Part of the story I’m telling about the Venice Beach event involves a 16-year-old boy (a freestyle flipper) from Boston who told his parents he was done with regular school and he was moving to L.A. to live with the family of a friend he had met on Instagram—another freestyle flipper about his age. Instead of all the parents freaking out, they were like, hey, let’s listen to these kids and try to figure this out. These two boys (and their families) are amazing. First, they’ve started a company that is doing very well (like uh, leading the industry in the niche it’s in). Not only that, these kids are unapologetic about doing what they love, following their dreams, learning what they don’t know, and not letting people box them in.
Yes, they’re teenagers without big adult responsibilities yet, but the attitude of “I’m not going to let others define me,” is an equal-opportunity attitude. It takes guts to make this your mantra, no matter your age.
Seeing young people embracing this philosophy and starting to build a life around it . . . well, let’s say it made me do some re-evaluating of my own life.

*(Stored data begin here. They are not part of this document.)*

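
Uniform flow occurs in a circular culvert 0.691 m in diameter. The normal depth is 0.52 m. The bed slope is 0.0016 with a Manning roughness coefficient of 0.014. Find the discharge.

For a circular section of diameter D = 0.691 m at depth y = 0.52 m, the central angle is θ = 2 arccos(1 − 2y/D) = 4.201 rad. Then A = (D²/8)(θ − sin θ) = 0.3027 m² and P = Dθ/2 = 1.451 m.
Hydraulic radius R = A/P = 0.3027/1.451 = 0.2086 m.
Manning's equation: Q = (1/n) A R^(2/3) S^(1/2) = (1/0.014) × 0.3027 × 0.2086^(2/3) × 0.0016^(1/2) = 0.304 m³/s.

Q = 0.304 m³/s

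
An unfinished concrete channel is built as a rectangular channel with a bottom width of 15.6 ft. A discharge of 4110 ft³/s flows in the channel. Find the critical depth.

y_c = 12.9 ft

For a rectangular channel, critical depth y_c = (q²/g)^(1/3) where q = Q/b = 4110/15.6 = 263.5 ft²/s.
So y_c = (263.5²/32.2)^(1/3) = 12.9 ft.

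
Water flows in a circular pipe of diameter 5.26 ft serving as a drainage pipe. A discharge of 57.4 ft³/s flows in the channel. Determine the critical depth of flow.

y_c = 2.1 ft

At critical depth, Q² T / (g A³) = 1, i.e. A³/T = Q²/g = 57.4²/32.2 = 102.3.
At y = 2.3 ft: A³/T = 146 — over.
At y = 2.1 ft: A³/T = 103 — matches.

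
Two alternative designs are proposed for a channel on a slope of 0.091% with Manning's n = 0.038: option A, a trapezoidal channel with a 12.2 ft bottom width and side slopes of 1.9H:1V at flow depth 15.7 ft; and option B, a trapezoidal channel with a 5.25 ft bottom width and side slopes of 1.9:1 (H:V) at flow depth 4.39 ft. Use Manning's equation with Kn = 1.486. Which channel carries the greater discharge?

channel A

Channel A: With bottom width b = 12.2 ft and side slope z = 1.9: A = (b + zy)y = (12.2 + 1.9×15.7)×15.7 = 659.9 ft²; P = b + 2y√(1+z²) = 12.2 + 2×15.7×2.147 = 79.62 ft. Hydraulic radius R = A/P = 659.9/79.62 = 8.288 ft. Q_A = (1.486/0.038)·659.9·8.288^(2/3)·√0.00091 = 3188 ft³/s.
Channel B: With bottom width b = 5.25 ft and side slope z = 1.9: A = (b + zy)y = (5.25 + 1.9×4.39)×4.39 = 59.66 ft²; P = b + 2y√(1+z²) = 5.25 + 2×4.39×2.147 = 24.1 ft. Hydraulic radius R = A/P = 59.66/24.1 = 2.476 ft. Q_B = (1.486/0.038)·59.66·2.476^(2/3)·√0.00091 = 128.8 ft³/s.
Q_A = 3188 ft³/s vs Q_B = 128.8 ft³/s, so channel A carries more.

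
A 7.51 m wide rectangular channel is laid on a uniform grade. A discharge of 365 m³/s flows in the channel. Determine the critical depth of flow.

y_c = 6.22 m

For a rectangular channel, critical depth y_c = (q²/g)^(1/3) where q = Q/b = 365/7.51 = 48.6 m²/s.
So y_c = (48.6²/9.81)^(1/3) = 6.22 m.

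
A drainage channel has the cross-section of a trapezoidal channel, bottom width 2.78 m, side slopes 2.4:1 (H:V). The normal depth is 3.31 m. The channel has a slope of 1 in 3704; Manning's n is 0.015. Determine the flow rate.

With bottom width b = 2.78 m and side slope z = 2.4: A = (b + zy)y = (2.78 + 2.4×3.31)×3.31 = 35.5 m²; P = b + 2y√(1+z²) = 2.78 + 2×3.31×2.6 = 19.99 m.
Hydraulic radius R = A/P = 35.5/19.99 = 1.776 m.
Manning's equation: Q = (1/n) A R^(2/3) S^(1/2) = (1/0.015) × 35.5 × 1.776^(2/3) × 0.00027^(1/2) = 57 m³/s.

Q = 57 m³/s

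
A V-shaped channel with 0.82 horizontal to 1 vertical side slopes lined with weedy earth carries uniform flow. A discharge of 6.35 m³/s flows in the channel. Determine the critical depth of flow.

At critical depth, Q² T / (g A³) = 1, i.e. A³/T = Q²/g = 6.35²/9.81 = 4.11.
Try y = 1.19 m: A³/T = 0.8023 — too small.
Try y = 2.02 m: A³/T = 11.31 — too large.
Try y = 1.65 m: A³/T = 4.112 — ≈ 4.11.

y_c = 1.65 m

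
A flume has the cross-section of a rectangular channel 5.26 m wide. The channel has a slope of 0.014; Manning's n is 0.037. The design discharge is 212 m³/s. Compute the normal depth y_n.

Manning's equation rearranged: A R^(2/3) = nQ / (1·√S) = 0.037 × 212 / (√0.014) = 66.29.
At y = 6.28 m: A R^(2/3) = 49.85 — short.
At y = 8.8 m: A R^(2/3) = 74.08 — over.
At y = 8 m: A R^(2/3) = 66.34 — ≈ 66.29.

y_n = 8 m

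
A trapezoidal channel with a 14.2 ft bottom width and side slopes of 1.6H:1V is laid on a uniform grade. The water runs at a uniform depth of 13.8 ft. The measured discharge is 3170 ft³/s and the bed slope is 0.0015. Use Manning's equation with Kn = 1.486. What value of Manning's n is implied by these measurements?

n = 0.035

With bottom width b = 14.2 ft and side slope z = 1.6: A = (b + zy)y = (14.2 + 1.6×13.8)×13.8 = 500.7 ft²; P = b + 2y√(1+z²) = 14.2 + 2×13.8×1.887 = 66.28 ft.
Hydraulic radius R = A/P = 500.7/66.28 = 7.554 ft.
Rearranging Manning's equation: n = (1.486/Q) A R^(2/3) S^(1/2) = (1.486/3170) × 500.7 × 7.554^(2/3) × √0.0015 = 0.035.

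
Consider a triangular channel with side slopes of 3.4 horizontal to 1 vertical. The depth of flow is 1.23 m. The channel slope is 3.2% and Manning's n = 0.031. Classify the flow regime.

For a triangular section with side slope z = 3.4: A = zy² = 3.4×1.23² = 5.144 m²; P = 2y√(1+z²) = 2×1.23×3.544 = 8.718 m.
Hydraulic radius R = A/P = 5.144/8.718 = 0.59 m.
V = (1/n) R^(2/3) √S = (1/0.031) × 0.59^(2/3) × √0.032 = 4.059 m/s. Hydraulic depth D_h = A/T = 5.144/8.364 = 0.615 m.
Froude number Fr = V/√(g·D_h) = 4.059/√(9.81×0.615) = 1.65, which is greater than 1, so the flow is supercritical.

supercritical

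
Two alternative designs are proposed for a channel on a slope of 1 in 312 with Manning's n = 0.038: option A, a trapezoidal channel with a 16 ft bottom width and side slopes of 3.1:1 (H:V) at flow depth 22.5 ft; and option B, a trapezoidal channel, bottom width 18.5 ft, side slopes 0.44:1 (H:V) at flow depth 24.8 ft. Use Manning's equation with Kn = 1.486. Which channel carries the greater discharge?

channel A

Channel A: With bottom width b = 16 ft and side slope z = 3.1: A = (b + zy)y = (16 + 3.1×22.5)×22.5 = 1929 ft²; P = b + 2y√(1+z²) = 16 + 2×22.5×3.257 = 162.6 ft. Hydraulic radius R = A/P = 1929/162.6 = 11.87 ft. Q_A = (1.486/0.038)·1929·11.87^(2/3)·√0.003205 = 22220 ft³/s.
Channel B: With bottom width b = 18.5 ft and side slope z = 0.44: A = (b + zy)y = (18.5 + 0.44×24.8)×24.8 = 729.4 ft²; P = b + 2y√(1+z²) = 18.5 + 2×24.8×1.093 = 72.69 ft. Hydraulic radius R = A/P = 729.4/72.69 = 10.03 ft. Q_B = (1.486/0.038)·729.4·10.03^(2/3)·√0.003205 = 7513 ft³/s.
Q_A = 22220 ft³/s vs Q_B = 7513 ft³/s, so channel A carries more.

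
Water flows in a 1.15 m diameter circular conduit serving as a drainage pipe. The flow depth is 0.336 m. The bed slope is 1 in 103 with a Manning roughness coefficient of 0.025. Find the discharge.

For a circular section of diameter D = 1.15 m at depth y = 0.336 m, the central angle is θ = 2 arccos(1 − 2y/D) = 2.284 rad. Then A = (D²/8)(θ − sin θ) = 0.2526 m² and P = Dθ/2 = 1.313 m.
Hydraulic radius R = A/P = 0.2526/1.313 = 0.1923 m.
Manning's equation: Q = (1/n) A R^(2/3) S^(1/2) = (1/0.025) × 0.2526 × 0.1923^(2/3) × 0.009709^(1/2) = 0.332 m³/s.

Q = 0.332 m³/s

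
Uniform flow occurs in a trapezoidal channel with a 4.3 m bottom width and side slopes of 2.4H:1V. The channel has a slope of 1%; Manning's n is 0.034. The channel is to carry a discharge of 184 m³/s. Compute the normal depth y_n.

y_n = 3.33 m

Manning's equation rearranged: A R^(2/3) = nQ / (1·√S) = 0.034 × 184 / (√0.01) = 62.56.
Trying y = 2.76 m: A R^(2/3) = 41.53 — too small.
Trying y = 3.92 m: A R^(2/3) = 90.26 — too large.
Trying y = 3.33 m: A R^(2/3) = 62.65 — matches.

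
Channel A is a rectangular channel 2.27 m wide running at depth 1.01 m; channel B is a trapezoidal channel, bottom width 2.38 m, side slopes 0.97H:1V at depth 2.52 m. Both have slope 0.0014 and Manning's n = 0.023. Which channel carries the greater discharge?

channel B

Channel A: Flow area A = b·y = 2.27 × 1.01 = 2.293 m². Wetted perimeter P = b + 2y = 2.27 + 2×1.01 = 4.29 m. Hydraulic radius R = A/P = 2.293/4.29 = 0.5344 m. Q_A = (1/0.023)·2.293·0.5344^(2/3)·√0.0014 = 2.456 m³/s.
Channel B: With bottom width b = 2.38 m and side slope z = 0.97: A = (b + zy)y = (2.38 + 0.97×2.52)×2.52 = 12.16 m²; P = b + 2y√(1+z²) = 2.38 + 2×2.52×1.393 = 9.402 m. Hydraulic radius R = A/P = 12.16/9.402 = 1.293 m. Q_B = (1/0.023)·12.16·1.293^(2/3)·√0.0014 = 23.48 m³/s.
Q_A = 2.456 m³/s vs Q_B = 23.48 m³/s, so channel B carries more.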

I genuinely love my life—mostly, because I have built it around that exact idea of not letting others define me. It’s why I work for myself. It’s why my husband and I do things very differently, both in how we’ve reversed the roles and in the way we approach marriage in general (we’re weird, but in a fun way).
And yet, I was making myself miserable in some of the work I was doing, particularly with one client. At first I was grateful for this steady work. But slowly, the culture started shifting away from a freelance culture and toward treating freelancers like employees and layering on policies and processes that added complexity to things that I felt should be relatively simple. I tried to pretend this wasn’t the case, because I liked the money and the people. I kept saying yes to projects. After all, we had a home equity line of credit to pay off. Plus, for some reason, I thought it would be a good idea to buy a Lexus (because if you’re stressed about money, that’s what you should definitely do). And then there was family vacation. We discovered the Michigan beaches and wanted to keep going back.
I had to keep taking on this work to pay for such luxuries.
But I grew to dread the work. I complained about it to my husband and to other writers. I didn’t like the person I was when I was working on these projects. I cannot handle rules that don’t make sense to me, processes for the sake of processes, and being micromanaged—at least in the absence of values to do with the greater good (like public health or national security). I. Can’t. Handle. These. Things. I don’t know why, but it’s like I have an allergic reaction to institutional policy. I blame growing up Catholic (it’s a very handy thing to blame in general).
And then I met those boys, living life on their terms, and I saw the energy of Venice Beach—boys and girls of different ages, races, and sizes, freestyling it and not letting anyone else be in charge. I remembered a little more of who I was.
So, two days after I got back from the beach, when I got an email from this client introducing yet one more freelance-unfriendly policy, I said, “Enough.”
I wish this client’s enterprise well. It’s a good fit for some. It just wasn’t for me anymore. That isn’t an easy thing to come to when you’re a grownup with adult responsibilities, but here I am. I believe the right work is out there, when you finally burn the bridge keeping you tethered to the wrong work.
It’s probably too late for me to be a freestyle flipper (though I still do a pretty good straddle jump for a 44-year-old lady). It’s not too late to be who I am though.
I am freelance, and no one is putting me in a box.